Members of Congress have gone to Cuba in an attempt to free imprisoned American Jewish social worker Alan Gross, age 63.
Gross, contracted by a USAID (U.S. Agency for International Development) agency to distribute communications equipment, was arrested in December 2009 on his way out of the country for “crimes against the state.” He was sentenced to 15 years in prison.
The project was aimed at helping the remaining 1,500 Jews in Cuba to remain connected with other Jewish communities around the globe via the Internet.
Major Jewish organizations and Jewish leaders in Cuba have all denied having any contact with Gross, or any knowledge of the program.
The accusations were linked to the contractor’s activities in connecting Cuban Jews to the Internet via the laptop computers he had distributed. Gross spoke no Spanish, and in the past had traveled to Cuba at least five times prior to his arrest.
Led by U.S. Senator Patrick Leahy (D-VT), seven legislators who arrived Monday for a three-day visit in Havana met with Cuba’s Foreign Minister Bruno Rodriguez, Parliamentary President Ricardo Alarcon and Gross. There was also a possibility the delegation might meet with President Raul Castro, news media reported.

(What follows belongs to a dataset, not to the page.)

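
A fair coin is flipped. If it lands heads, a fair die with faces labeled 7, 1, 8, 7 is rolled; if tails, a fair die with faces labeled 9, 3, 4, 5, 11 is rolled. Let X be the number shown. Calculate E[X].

E[X | heads] = (7+1+8+7)/4 = 23/4.
E[X | tails] = (9+3+4+5+11)/5 = 32/5.
E[X] = (1/2)·(23/4) + (1/2)·(32/5) = 243/40.

243/40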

One year ago, Castro raised the issue of the “Cuban Five” during a meeting with Leahy in Cuba – a case that involves five Cuban agents who are currently serving long-term prison sentences in the United States – possibly in consideration of a “prisoner swap.”
Scheduled to leave Cuba sometime on Wednesday, the Congressional delegation was hoping to be able to take Gross home with them.